Vanda não conseguiu entrar no circuito oficial dos Guias de Turismo, mesmo tendo feito escola técnica em turismo. Vanda tem que trabalhar em vários empregos para manter seus filhos, ela não alcançou o prestígio que os outros têm para ser guia. Vanda bebe, bebe porque a vida é difícil de levar. Uma moça que bebe não é como todos. Sim, ela não é. Ela nos apresentou a Igreja de uma forma que nunca vi um guia (e olha que vi muitos) apresentar.
Ela em primeiro lugar entra na igreja e diz: “Tá vendo essa igreja aí, desse tamanho? Então, foram os escravos que fizeram...”, ela conhece todos os cantos da construção, a pedra solta que serve de exemplo para entendermos a técnica de sobreposição de pedras; a escada que leva ao campanário; as salas e corredores e “A JANELA”.

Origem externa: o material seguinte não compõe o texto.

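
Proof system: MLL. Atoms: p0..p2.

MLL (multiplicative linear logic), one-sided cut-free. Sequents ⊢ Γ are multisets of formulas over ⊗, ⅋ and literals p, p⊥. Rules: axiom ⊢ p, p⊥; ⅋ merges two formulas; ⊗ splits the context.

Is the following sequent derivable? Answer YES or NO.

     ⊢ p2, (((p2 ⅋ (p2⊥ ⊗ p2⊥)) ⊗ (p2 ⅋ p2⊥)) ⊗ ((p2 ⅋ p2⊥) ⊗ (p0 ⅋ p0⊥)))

Derivation (root first):
[⊗]  ⊢ p2, (((p2 ⅋ (p2⊥ ⊗ p2⊥)) ⊗ (p2 ⅋ p2⊥)) ⊗ ((p2 ⅋ p2⊥) ⊗ (p0 ⅋ p0⊥)))
  [⊗]  ⊢ p2, ((p2 ⅋ (p2⊥ ⊗ p2⊥)) ⊗ (p2 ⅋ p2⊥))
    [⅋]  ⊢ p2, (p2 ⅋ (p2⊥ ⊗ p2⊥))
      [⊗]  ⊢ p2, p2, (p2⊥ ⊗ p2⊥)
        [Ax]  ⊢ p2, p2⊥
        [Ax]  ⊢ p2, p2⊥
    [⅋]  ⊢ (p2 ⅋ p2⊥)
      [Ax]  ⊢ p2, p2⊥
  [⊗]  ⊢ ((p2 ⅋ p2⊥) ⊗ (p0 ⅋ p0⊥))
    [⅋]  ⊢ (p2 ⅋ p2⊥)
      [Ax]  ⊢ p2, p2⊥
    [⅋]  ⊢ (p0 ⅋ p0⊥)
      [Ax]  ⊢ p0, p0⊥

Result: YES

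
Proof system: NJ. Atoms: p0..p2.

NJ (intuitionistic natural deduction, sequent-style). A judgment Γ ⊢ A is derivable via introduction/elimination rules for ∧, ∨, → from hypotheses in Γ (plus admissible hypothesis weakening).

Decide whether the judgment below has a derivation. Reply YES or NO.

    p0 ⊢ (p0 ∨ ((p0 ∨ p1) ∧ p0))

Derivation (root first):
[∨I₂] p0 ⊢ (p0 ∨ ((p0 ∨ p1) ∧ p0))
  [∧I] p0 ⊢ ((p0 ∨ p1) ∧ p0)
    [∨I₁] p0 ⊢ (p0 ∨ p1)
      [Ax] p0 ⊢ p0
    [Ax] p0 ⊢ p0

Result: YES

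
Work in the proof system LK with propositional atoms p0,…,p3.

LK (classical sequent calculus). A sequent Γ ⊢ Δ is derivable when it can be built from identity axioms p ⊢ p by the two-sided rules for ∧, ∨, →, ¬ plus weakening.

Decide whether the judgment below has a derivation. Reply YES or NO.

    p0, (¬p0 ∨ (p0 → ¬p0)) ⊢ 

Derivation (root first):
[∨L] p0, (¬p0 ∨ (p0 → ¬p0)) ⊢ 
  [¬L] p0, ¬p0 ⊢ 
    [Ax] p0 ⊢ p0
  [→L] p0, (p0 → ¬p0) ⊢ 
    [Ax] p0 ⊢ p0
    [¬L] p0, ¬p0 ⊢ 
      [Ax] p0 ⊢ p0

Result: YES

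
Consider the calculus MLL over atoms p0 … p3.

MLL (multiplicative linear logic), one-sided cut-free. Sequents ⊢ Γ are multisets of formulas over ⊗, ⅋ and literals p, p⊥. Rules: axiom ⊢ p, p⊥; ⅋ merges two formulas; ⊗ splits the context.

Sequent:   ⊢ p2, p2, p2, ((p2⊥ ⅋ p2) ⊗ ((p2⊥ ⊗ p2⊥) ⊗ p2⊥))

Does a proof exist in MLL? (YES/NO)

Derivation trace:
[⊗]  ⊢ p2, p2, p2, ((p2⊥ ⅋ p2) ⊗ ((p2⊥ ⊗ p2⊥) ⊗ p2⊥))
  [⅋]  ⊢ (p2⊥ ⅋ p2)
    [Ax]  ⊢ p2, p2⊥
  [⊗]  ⊢ p2, p2, p2, ((p2⊥ ⊗ p2⊥) ⊗ p2⊥)
    [⊗]  ⊢ p2, p2, (p2⊥ ⊗ p2⊥)
      [Ax]  ⊢ p2, p2⊥
      [Ax]  ⊢ p2, p2⊥
    [Ax]  ⊢ p2, p2⊥

Result: YES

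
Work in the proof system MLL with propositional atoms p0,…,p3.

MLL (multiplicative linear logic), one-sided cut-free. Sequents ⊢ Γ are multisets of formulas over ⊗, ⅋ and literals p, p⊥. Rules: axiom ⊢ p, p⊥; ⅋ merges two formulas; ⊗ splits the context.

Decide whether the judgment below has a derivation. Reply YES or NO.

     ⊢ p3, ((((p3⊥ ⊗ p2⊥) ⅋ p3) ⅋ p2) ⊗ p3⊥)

Proof tree:
[⊗]  ⊢ p3, ((((p3⊥ ⊗ p2⊥) ⅋ p3) ⅋ p2) ⊗ p3⊥)
  [⅋]  ⊢ (((p3⊥ ⊗ p2⊥) ⅋ p3) ⅋ p2)
    [⅋]  ⊢ p2, ((p3⊥ ⊗ p2⊥) ⅋ p3)
      [⊗]  ⊢ p3, p2, (p3⊥ ⊗ p2⊥)
        [Ax]  ⊢ p3, p3⊥
        [Ax]  ⊢ p2, p2⊥
  [Ax]  ⊢ p3, p3⊥

Result: YES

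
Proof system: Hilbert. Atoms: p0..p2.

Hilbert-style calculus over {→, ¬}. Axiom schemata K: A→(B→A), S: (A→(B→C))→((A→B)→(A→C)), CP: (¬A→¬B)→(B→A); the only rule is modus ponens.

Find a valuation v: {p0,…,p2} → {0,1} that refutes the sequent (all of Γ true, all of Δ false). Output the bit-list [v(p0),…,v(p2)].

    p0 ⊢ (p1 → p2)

Enumerate valuations to refute Γ ⊢ Δ:
  v=000: Γ:[p0=F] Δ:[(p1 → p2)=T] refutes=False
  v=001: Γ:[p0=F] Δ:[(p1 → p2)=T] refutes=False
  v=010: Γ:[p0=F] Δ:[(p1 → p2)=F] refutes=False
  v=011: Γ:[p0=F] Δ:[(p1 → p2)=T] refutes=False
  v=100: Γ:[p0=T] Δ:[(p1 → p2)=T] refutes=False
  v=101: Γ:[p0=T] Δ:[(p1 → p2)=T] refutes=False
  v=110: Γ:[p0=T] Δ:[(p1 → p2)=F] refutes=True  ← countermodel

Result: [1, 1, 0]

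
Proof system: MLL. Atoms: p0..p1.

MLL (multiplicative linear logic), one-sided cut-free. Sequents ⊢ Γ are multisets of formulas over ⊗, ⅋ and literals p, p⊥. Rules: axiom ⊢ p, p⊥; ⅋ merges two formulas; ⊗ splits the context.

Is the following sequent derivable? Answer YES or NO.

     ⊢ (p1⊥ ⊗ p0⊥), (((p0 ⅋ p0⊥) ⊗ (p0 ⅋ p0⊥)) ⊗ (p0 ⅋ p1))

Derivation trace:
[⊗]  ⊢ (p1⊥ ⊗ p0⊥), (((p0 ⅋ p0⊥) ⊗ (p0 ⅋ p0⊥)) ⊗ (p0 ⅋ p1))
  [⊗]  ⊢ ((p0 ⅋ p0⊥) ⊗ (p0 ⅋ p0⊥))
    [⅋]  ⊢ (p0 ⅋ p0⊥)
      [Ax]  ⊢ p0, p0⊥
    [⅋]  ⊢ (p0 ⅋ p0⊥)
      [Ax]  ⊢ p0, p0⊥
  [⅋]  ⊢ (p1⊥ ⊗ p0⊥), (p0 ⅋ p1)
    [⊗]  ⊢ p1, p0, (p1⊥ ⊗ p0⊥)
      [Ax]  ⊢ p1, p1⊥
      [Ax]  ⊢ p0, p0⊥

Result: YES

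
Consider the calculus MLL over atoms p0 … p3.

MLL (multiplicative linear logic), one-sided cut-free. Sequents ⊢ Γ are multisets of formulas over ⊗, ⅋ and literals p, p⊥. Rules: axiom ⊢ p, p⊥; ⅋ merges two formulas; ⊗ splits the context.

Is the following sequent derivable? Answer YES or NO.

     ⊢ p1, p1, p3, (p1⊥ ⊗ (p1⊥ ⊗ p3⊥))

Proof tree:
[⊗]  ⊢ p1, p1, p3, (p1⊥ ⊗ (p1⊥ ⊗ p3⊥))
  [Ax]  ⊢ p1, p1⊥
  [⊗]  ⊢ p1, p3, (p1⊥ ⊗ p3⊥)
    [Ax]  ⊢ p1, p1⊥
    [Ax]  ⊢ p3, p3⊥

Result: YES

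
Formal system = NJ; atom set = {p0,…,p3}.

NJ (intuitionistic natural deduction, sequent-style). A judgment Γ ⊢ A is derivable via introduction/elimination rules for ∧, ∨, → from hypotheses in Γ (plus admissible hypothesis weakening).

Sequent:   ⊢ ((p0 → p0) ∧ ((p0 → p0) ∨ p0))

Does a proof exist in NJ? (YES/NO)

Derivation trace:
[∧I]  ⊢ ((p0 → p0) ∧ ((p0 → p0) ∨ p0))
  [→I]  ⊢ (p0 → p0)
    [Ax] p0 ⊢ p0
  [∨I₁]  ⊢ ((p0 → p0) ∨ p0)
    [→I]  ⊢ (p0 → p0)
      [Ax] p0 ⊢ p0

Result: YES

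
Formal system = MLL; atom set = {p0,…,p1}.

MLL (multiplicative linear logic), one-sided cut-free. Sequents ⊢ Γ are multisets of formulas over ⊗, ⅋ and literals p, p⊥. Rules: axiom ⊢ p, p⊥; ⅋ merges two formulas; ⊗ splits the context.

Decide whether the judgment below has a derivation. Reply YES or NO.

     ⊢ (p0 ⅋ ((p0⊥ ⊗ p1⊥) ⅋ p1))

Derivation trace:
[⅋]  ⊢ (p0 ⅋ ((p0⊥ ⊗ p1⊥) ⅋ p1))
  [⅋]  ⊢ p0, ((p0⊥ ⊗ p1⊥) ⅋ p1)
    [⊗]  ⊢ p0, p1, (p0⊥ ⊗ p1⊥)
      [Ax]  ⊢ p0, p0⊥
      [Ax]  ⊢ p1, p1⊥

Result: YES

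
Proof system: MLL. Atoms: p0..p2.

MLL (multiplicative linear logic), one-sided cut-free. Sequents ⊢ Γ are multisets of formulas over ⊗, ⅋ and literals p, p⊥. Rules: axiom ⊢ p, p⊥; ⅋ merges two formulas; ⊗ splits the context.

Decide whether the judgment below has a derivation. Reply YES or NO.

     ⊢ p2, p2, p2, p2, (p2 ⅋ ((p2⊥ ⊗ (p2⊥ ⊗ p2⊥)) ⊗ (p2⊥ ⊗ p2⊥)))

Derivation trace:
[⅋]  ⊢ p2, p2, p2, p2, (p2 ⅋ ((p2⊥ ⊗ (p2⊥ ⊗ p2⊥)) ⊗ (p2⊥ ⊗ p2⊥)))
  [⊗]  ⊢ p2, p2, p2, p2, p2, ((p2⊥ ⊗ (p2⊥ ⊗ p2⊥)) ⊗ (p2⊥ ⊗ p2⊥))
    [⊗]  ⊢ p2, p2, p2, (p2⊥ ⊗ (p2⊥ ⊗ p2⊥))
      [Ax]  ⊢ p2, p2⊥
      [⊗]  ⊢ p2, p2, (p2⊥ ⊗ p2⊥)
        [Ax]  ⊢ p2, p2⊥
        [Ax]  ⊢ p2, p2⊥
    [⊗]  ⊢ p2, p2, (p2⊥ ⊗ p2⊥)
      [Ax]  ⊢ p2, p2⊥
      [Ax]  ⊢ p2, p2⊥

Result: YES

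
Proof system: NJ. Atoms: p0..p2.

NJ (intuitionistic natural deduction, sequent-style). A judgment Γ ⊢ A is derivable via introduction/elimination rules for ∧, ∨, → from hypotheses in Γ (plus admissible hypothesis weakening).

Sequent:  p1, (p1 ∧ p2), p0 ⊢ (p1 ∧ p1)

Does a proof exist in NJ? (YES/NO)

Proof tree:
[Wk] p1, (p1 ∧ p2), p0 ⊢ (p1 ∧ p1)
  [∧I] p1, (p1 ∧ p2) ⊢ (p1 ∧ p1)
    [Ax] p1 ⊢ p1
    [Wk] p1, (p1 ∧ p2) ⊢ p1
      [Ax] p1 ⊢ p1

Result: YES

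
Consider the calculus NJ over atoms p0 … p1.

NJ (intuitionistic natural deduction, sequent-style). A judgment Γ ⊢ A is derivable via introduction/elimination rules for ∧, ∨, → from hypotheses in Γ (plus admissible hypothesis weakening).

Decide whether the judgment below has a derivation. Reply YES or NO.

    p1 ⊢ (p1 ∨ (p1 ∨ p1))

Derivation (root first):
[∨I₂] p1 ⊢ (p1 ∨ (p1 ∨ p1))
  [∨I₁] p1 ⊢ (p1 ∨ p1)
    [Ax] p1 ⊢ p1

Result: YES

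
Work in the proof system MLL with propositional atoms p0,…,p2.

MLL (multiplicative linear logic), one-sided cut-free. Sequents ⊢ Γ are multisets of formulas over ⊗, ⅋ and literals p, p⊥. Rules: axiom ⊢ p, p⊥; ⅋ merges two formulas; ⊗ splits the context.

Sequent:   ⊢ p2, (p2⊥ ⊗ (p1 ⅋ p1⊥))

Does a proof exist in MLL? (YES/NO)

Proof tree:
[⊗]  ⊢ p2, (p2⊥ ⊗ (p1 ⅋ p1⊥))
  [Ax]  ⊢ p2, p2⊥
  [⅋]  ⊢ (p1 ⅋ p1⊥)
    [Ax]  ⊢ p1, p1⊥

Result: YES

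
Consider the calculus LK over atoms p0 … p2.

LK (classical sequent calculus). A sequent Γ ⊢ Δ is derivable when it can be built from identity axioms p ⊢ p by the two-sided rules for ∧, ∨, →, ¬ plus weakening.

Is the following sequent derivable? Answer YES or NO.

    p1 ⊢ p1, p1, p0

Proof tree:
[WR] p1 ⊢ p1, p1, p0
  [WR] p1 ⊢ p1, p1
    [Ax] p1 ⊢ p1

Result: YES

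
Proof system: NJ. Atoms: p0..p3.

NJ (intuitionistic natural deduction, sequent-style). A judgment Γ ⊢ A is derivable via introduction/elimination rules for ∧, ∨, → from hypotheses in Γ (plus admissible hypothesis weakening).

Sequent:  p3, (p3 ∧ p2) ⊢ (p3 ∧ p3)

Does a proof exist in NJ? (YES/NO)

Proof tree:
[Wk] p3, (p3 ∧ p2) ⊢ (p3 ∧ p3)
  [∧I] p3 ⊢ (p3 ∧ p3)
    [Ax] p3 ⊢ p3
    [Ax] p3 ⊢ p3

Result: YES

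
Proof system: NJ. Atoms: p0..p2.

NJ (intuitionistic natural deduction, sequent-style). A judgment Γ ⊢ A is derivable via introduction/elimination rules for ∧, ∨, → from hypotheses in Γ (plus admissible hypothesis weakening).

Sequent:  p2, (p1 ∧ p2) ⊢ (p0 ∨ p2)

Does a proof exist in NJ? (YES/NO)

Derivation trace:
[Wk] p2, (p1 ∧ p2) ⊢ (p0 ∨ p2)
  [∨I₂] p2 ⊢ (p0 ∨ p2)
    [Ax] p2 ⊢ p2

Result: YES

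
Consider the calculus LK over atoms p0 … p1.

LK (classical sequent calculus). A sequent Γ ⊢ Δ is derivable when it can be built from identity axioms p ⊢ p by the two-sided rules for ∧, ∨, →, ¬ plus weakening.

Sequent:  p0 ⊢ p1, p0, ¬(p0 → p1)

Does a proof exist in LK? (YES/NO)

Derivation (root first):
[¬R] p0 ⊢ p1, p0, ¬(p0 → p1)
  [WR] p0, (p0 → p1) ⊢ p1, p0
    [→L] p0, (p0 → p1) ⊢ p1
      [Ax] p0 ⊢ p0
      [Ax] p1 ⊢ p1

Result: YES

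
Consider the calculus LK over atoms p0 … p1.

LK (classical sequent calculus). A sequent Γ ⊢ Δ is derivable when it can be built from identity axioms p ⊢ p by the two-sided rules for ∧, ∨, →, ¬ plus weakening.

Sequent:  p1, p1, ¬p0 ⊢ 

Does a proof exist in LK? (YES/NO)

Truth-table refutation:
  v=00: Γ:[p1=F, p1=F, ¬p0=T] Δ:[] refutes=False
  v=01: Γ:[p1=T, p1=T, ¬p0=T] Δ:[] refutes=True  ← countermodel

Result: NO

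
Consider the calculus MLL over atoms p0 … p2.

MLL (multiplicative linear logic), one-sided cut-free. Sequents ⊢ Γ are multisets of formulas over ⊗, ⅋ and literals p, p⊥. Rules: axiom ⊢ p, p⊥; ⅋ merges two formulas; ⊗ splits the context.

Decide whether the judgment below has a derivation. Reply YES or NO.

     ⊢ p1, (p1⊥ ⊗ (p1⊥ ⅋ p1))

Proof tree:
[⊗]  ⊢ p1, (p1⊥ ⊗ (p1⊥ ⅋ p1))
  [Ax]  ⊢ p1, p1⊥
  [⅋]  ⊢ (p1⊥ ⅋ p1)
    [Ax]  ⊢ p1, p1⊥

Result: YES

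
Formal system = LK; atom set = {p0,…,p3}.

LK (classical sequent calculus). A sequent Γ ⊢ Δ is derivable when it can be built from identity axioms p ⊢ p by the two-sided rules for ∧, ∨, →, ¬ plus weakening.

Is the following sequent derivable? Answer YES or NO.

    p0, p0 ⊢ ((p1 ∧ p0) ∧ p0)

Truth-table refutation:
  v=0000: Γ:[p0=F, p0=F] Δ:[((p1 ∧ p0) ∧ p0)=F] refutes=False
  v=0001: Γ:[p0=F, p0=F] Δ:[((p1 ∧ p0) ∧ p0)=F] refutes=False
  v=0010: Γ:[p0=F, p0=F] Δ:[((p1 ∧ p0) ∧ p0)=F] refutes=False
  v=0011: Γ:[p0=F, p0=F] Δ:[((p1 ∧ p0) ∧ p0)=F] refutes=False
  v=0100: Γ:[p0=F, p0=F] Δ:[((p1 ∧ p0) ∧ p0)=F] refutes=False
  v=0101: Γ:[p0=F, p0=F] Δ:[((p1 ∧ p0) ∧ p0)=F] refutes=False
  v=0110: Γ:[p0=F, p0=F] Δ:[((p1 ∧ p0) ∧ p0)=F] refutes=False
  v=0111: Γ:[p0=F, p0=F] Δ:[((p1 ∧ p0) ∧ p0)=F] refutes=False
  v=1000: Γ:[p0=T, p0=T] Δ:[((p1 ∧ p0) ∧ p0)=F] refutes=True  ← countermodel

Result: NO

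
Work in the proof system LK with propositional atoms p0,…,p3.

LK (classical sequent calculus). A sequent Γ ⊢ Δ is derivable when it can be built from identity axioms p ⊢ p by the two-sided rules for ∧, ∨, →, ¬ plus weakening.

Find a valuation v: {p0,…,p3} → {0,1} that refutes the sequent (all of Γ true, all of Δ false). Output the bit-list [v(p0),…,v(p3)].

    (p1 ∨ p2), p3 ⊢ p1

Truth-table refutation:
  v=0000: Γ:[(p1 ∨ p2)=F, p3=F] Δ:[p1=F] refutes=False
  v=0001: Γ:[(p1 ∨ p2)=F, p3=T] Δ:[p1=F] refutes=False
  v=0010: Γ:[(p1 ∨ p2)=T, p3=F] Δ:[p1=F] refutes=False
  v=0011: Γ:[(p1 ∨ p2)=T, p3=T] Δ:[p1=F] refutes=True  ← countermodel

Result: [0, 0, 1, 1]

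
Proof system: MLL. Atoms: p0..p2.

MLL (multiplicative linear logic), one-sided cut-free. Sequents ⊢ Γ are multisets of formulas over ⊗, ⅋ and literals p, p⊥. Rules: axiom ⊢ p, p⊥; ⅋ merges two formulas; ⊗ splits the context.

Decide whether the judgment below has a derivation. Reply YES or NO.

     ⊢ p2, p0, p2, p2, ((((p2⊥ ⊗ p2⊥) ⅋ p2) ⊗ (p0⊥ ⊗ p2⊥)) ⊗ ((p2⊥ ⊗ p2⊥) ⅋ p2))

Derivation trace:
[⊗]  ⊢ p2, p0, p2, p2, ((((p2⊥ ⊗ p2⊥) ⅋ p2) ⊗ (p0⊥ ⊗ p2⊥)) ⊗ ((p2⊥ ⊗ p2⊥) ⅋ p2))
  [⊗]  ⊢ p2, p0, p2, (((p2⊥ ⊗ p2⊥) ⅋ p2) ⊗ (p0⊥ ⊗ p2⊥))
    [⅋]  ⊢ p2, ((p2⊥ ⊗ p2⊥) ⅋ p2)
      [⊗]  ⊢ p2, p2, (p2⊥ ⊗ p2⊥)
        [Ax]  ⊢ p2, p2⊥
        [Ax]  ⊢ p2, p2⊥
    [⊗]  ⊢ p0, p2, (p0⊥ ⊗ p2⊥)
      [Ax]  ⊢ p0, p0⊥
      [Ax]  ⊢ p2, p2⊥
  [⅋]  ⊢ p2, ((p2⊥ ⊗ p2⊥) ⅋ p2)
    [⊗]  ⊢ p2, p2, (p2⊥ ⊗ p2⊥)
      [Ax]  ⊢ p2, p2⊥
      [Ax]  ⊢ p2, p2⊥

Result: YES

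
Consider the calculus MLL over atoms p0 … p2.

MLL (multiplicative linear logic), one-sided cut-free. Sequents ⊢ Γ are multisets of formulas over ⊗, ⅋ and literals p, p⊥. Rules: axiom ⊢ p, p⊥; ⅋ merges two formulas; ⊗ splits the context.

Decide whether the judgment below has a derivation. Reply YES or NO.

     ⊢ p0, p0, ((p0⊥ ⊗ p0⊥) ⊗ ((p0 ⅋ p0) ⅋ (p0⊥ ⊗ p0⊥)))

Proof tree:
[⊗]  ⊢ p0, p0, ((p0⊥ ⊗ p0⊥) ⊗ ((p0 ⅋ p0) ⅋ (p0⊥ ⊗ p0⊥)))
  [⊗]  ⊢ p0, p0, (p0⊥ ⊗ p0⊥)
    [Ax]  ⊢ p0, p0⊥
    [Ax]  ⊢ p0, p0⊥
  [⅋]  ⊢ ((p0 ⅋ p0) ⅋ (p0⊥ ⊗ p0⊥))
    [⅋]  ⊢ (p0⊥ ⊗ p0⊥), (p0 ⅋ p0)
      [⊗]  ⊢ p0, p0, (p0⊥ ⊗ p0⊥)
        [Ax]  ⊢ p0, p0⊥
        [Ax]  ⊢ p0, p0⊥

Result: YES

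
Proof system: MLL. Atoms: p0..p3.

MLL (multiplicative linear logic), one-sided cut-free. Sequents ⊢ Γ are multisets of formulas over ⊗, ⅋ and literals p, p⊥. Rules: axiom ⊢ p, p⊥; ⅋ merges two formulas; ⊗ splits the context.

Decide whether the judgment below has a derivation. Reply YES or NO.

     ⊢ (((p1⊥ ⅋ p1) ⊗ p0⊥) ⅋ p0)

Derivation trace:
[⅋]  ⊢ (((p1⊥ ⅋ p1) ⊗ p0⊥) ⅋ p0)
  [⊗]  ⊢ p0, ((p1⊥ ⅋ p1) ⊗ p0⊥)
    [⅋]  ⊢ (p1⊥ ⅋ p1)
      [Ax]  ⊢ p1, p1⊥
    [Ax]  ⊢ p0, p0⊥

Result: YES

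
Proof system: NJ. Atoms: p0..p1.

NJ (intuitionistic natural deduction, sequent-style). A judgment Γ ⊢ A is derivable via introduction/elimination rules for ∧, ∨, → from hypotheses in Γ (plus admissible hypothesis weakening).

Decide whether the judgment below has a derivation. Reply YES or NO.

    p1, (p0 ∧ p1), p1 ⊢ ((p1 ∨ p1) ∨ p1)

Derivation (root first):
[∨I₁] p1, (p0 ∧ p1), p1 ⊢ ((p1 ∨ p1) ∨ p1)
  [Wk] p1, (p0 ∧ p1), p1 ⊢ (p1 ∨ p1)
    [∨I₂] p1, (p0 ∧ p1) ⊢ (p1 ∨ p1)
      [Wk] p1, (p0 ∧ p1) ⊢ p1
        [Ax] p1 ⊢ p1

Result: YES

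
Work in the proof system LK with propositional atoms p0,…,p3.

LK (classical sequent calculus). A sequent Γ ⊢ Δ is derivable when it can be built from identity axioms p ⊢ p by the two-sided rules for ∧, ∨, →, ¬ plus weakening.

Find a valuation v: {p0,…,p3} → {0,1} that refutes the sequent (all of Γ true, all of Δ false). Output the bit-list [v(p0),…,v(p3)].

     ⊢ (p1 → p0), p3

Enumerate valuations to refute Γ ⊢ Δ:
  v=0000: Γ:[] Δ:[(p1 → p0)=T, p3=F] refutes=False
  v=0001: Γ:[] Δ:[(p1 → p0)=T, p3=T] refutes=False
  v=0010: Γ:[] Δ:[(p1 → p0)=T, p3=F] refutes=False
  v=0011: Γ:[] Δ:[(p1 → p0)=T, p3=T] refutes=False
  v=0100: Γ:[] Δ:[(p1 → p0)=F, p3=F] refutes=True  ← countermodel

Result: [0, 1, 0, 0]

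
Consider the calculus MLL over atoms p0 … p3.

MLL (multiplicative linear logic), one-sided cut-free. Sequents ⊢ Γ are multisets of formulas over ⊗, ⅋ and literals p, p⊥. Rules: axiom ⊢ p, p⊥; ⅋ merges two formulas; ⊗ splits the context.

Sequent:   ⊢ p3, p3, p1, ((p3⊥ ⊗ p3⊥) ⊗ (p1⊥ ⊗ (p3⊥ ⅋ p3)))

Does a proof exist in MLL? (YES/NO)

Derivation (root first):
[⊗]  ⊢ p3, p3, p1, ((p3⊥ ⊗ p3⊥) ⊗ (p1⊥ ⊗ (p3⊥ ⅋ p3)))
  [⊗]  ⊢ p3, p3, (p3⊥ ⊗ p3⊥)
    [Ax]  ⊢ p3, p3⊥
    [Ax]  ⊢ p3, p3⊥
  [⊗]  ⊢ p1, (p1⊥ ⊗ (p3⊥ ⅋ p3))
    [Ax]  ⊢ p1, p1⊥
    [⅋]  ⊢ (p3⊥ ⅋ p3)
      [Ax]  ⊢ p3, p3⊥

Result: YES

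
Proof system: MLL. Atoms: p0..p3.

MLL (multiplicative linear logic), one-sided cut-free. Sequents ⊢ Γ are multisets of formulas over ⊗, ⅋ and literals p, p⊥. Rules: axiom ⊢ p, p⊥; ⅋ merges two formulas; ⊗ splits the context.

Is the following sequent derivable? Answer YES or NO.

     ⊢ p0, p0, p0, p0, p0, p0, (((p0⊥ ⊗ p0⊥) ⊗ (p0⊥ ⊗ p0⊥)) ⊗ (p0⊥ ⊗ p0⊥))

Proof tree:
[⊗]  ⊢ p0, p0, p0, p0, p0, p0, (((p0⊥ ⊗ p0⊥) ⊗ (p0⊥ ⊗ p0⊥)) ⊗ (p0⊥ ⊗ p0⊥))
  [⊗]  ⊢ p0, p0, p0, p0, ((p0⊥ ⊗ p0⊥) ⊗ (p0⊥ ⊗ p0⊥))
    [⊗]  ⊢ p0, p0, (p0⊥ ⊗ p0⊥)
      [Ax]  ⊢ p0, p0⊥
      [Ax]  ⊢ p0, p0⊥
    [⊗]  ⊢ p0, p0, (p0⊥ ⊗ p0⊥)
      [Ax]  ⊢ p0, p0⊥
      [Ax]  ⊢ p0, p0⊥
  [⊗]  ⊢ p0, p0, (p0⊥ ⊗ p0⊥)
    [Ax]  ⊢ p0, p0⊥
    [Ax]  ⊢ p0, p0⊥

Result: YES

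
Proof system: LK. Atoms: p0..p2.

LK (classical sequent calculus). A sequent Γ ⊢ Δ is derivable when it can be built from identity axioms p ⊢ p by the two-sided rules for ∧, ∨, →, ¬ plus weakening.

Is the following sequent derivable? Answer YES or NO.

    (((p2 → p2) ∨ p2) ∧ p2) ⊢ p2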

Vanda me conquistou, pela força de “se virar “ fazendo o bico como guia, e pela sensibilidade de me apresentar justamente essa janela. Com seu andar leve e preciso, de quem sabe onde está e o que está fazendo, ela nos levou até uma janela de madeira antiga e pesada, abriu e disse: “Olhe”, olhei pela janela e vi um morro a mais ou menos uns 3 km de distância. “Desse morro que meus antepassados traziam a pedra para construir essa igreja aqui, pensa bem, viu o tamanho dessas pedras que estão nessa Igreja, era de lá que eles traziam.”
Vanda me sensibilizou e me deixou impotente. Seu sonho era ser guia, mas não a aceitaram. Então,  tinha que trabalhar de garçonete para complementar o orçamento. Ela, como tantas outras mulheres, sempre está sendo julgada e impedida de fazer o que quer! Vanda foi a melhor guia que já tive, pois ao contar sobre os escravos era como se ela dissesse com sua história: “tá vendo como essa marca ainda está sobre mim: mulher; negra; pobre”. Quantas Vandas existem por aí? Quantas olham pela Janela e dizem: “tá vendo, de lá que venho para construir esse império - que não é meu”.
*Não sei se esse é o nome dela, mas publico pois é o nome que ela atende aos turistas.